Until last week, it was thought that the jihadi threat was subsiding and the security services were increasingly able to disrupt any serious plot. The recent attacks involved knives or rented cars – deadly in the wrong hands but a far cry from the 7/7 attacks, or the seven-aircraft Heathrow aircraft bomb plot thwarted in 2006.
Yet now, for the second time in our history, a suicide bomb attack has been perpetrated against the public. And this might show that things are getting worse. That as Isis is forced into retreat in Iraq and Syria, the jihadists are preparing to return to Britain with deadlier skills and tactics. While al-Qaeda focused on military and economic targets, Isis considers young girls at a pop concert to be ‘crusaders’. The terrorist threat seems to be evolving yet again.

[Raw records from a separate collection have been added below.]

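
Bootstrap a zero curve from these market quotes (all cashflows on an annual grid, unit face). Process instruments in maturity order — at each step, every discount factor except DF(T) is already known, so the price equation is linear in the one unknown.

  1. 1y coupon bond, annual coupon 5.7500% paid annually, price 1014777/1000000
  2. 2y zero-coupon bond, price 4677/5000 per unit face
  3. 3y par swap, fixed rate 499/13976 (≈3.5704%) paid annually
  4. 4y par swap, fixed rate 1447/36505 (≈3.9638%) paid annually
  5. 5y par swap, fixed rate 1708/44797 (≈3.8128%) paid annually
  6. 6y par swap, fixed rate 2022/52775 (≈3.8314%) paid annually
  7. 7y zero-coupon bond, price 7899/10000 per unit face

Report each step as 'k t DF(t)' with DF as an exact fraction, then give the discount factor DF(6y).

1 1 2399/2500
2 2 4677/5000
3 3 4501/5000
4 4 8553/10000
5 5 2073/2500
6 6 3989/5000
7 7 7899/10000
DF(6y) = 3989/5000 ≈ 0.797800

step 1 [1y] bond c/1=23/400: DF=(1014777/1000000 − 23/400·(0))/(1+23/400) = 2399/2500 ≈ 0.959600
step 2 [2y] zero: DF = P = 4677/5000 ≈ 0.935400
step 3 [3y] swap r/1=499/13976: DF=(1 − 499/13976·(0.959600+0.935400))/(1+499/13976) = 4501/5000 ≈ 0.900200
step 4 [4y] swap r/1=1447/36505: DF=(1 − 1447/36505·(0.959600+0.935400+0.900200))/(1+1447/36505) = 8553/10000 ≈ 0.855300
step 5 [5y] swap r/1=1708/44797: DF=(1 − 1708/44797·(0.959600+0.935400+0.900200+0.855300))/(1+1708/44797) = 2073/2500 ≈ 0.829200
step 6 [6y] swap r/1=2022/52775: DF=(1 − 2022/52775·(0.959600+0.935400+0.900200+0.855300+0.829200))/(1+2022/52775) = 3989/5000 ≈ 0.797800
step 7 [7y] zero: DF = P = 7899/10000 ≈ 0.789900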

As the threat adapts, so should our response. No politician will want to do anything which might be interpreted as trying to exploit the Manchester attacks – yet security is a valid issue in this and every other election. How we react to the threat of the jihadist menace must form part of the debate. Offering words of comfort while condemning the perpetrator is the easy part, and one that now seems to fall part of a grotesquely familiar routine repeated after every fresh atrocity. It is time to move beyond praying for Manchester, Stockholm, Nice or other similar cities – and move on to a firm discussion about how to keep these cities safe.
Fighting terrorism requires very tough, practical measures. There is a need for surveillance, raids, arrests and incarceration, however ugly they might sometimes be. But as the intelligence services are the first to point out, they can never tackle terrorism on their own.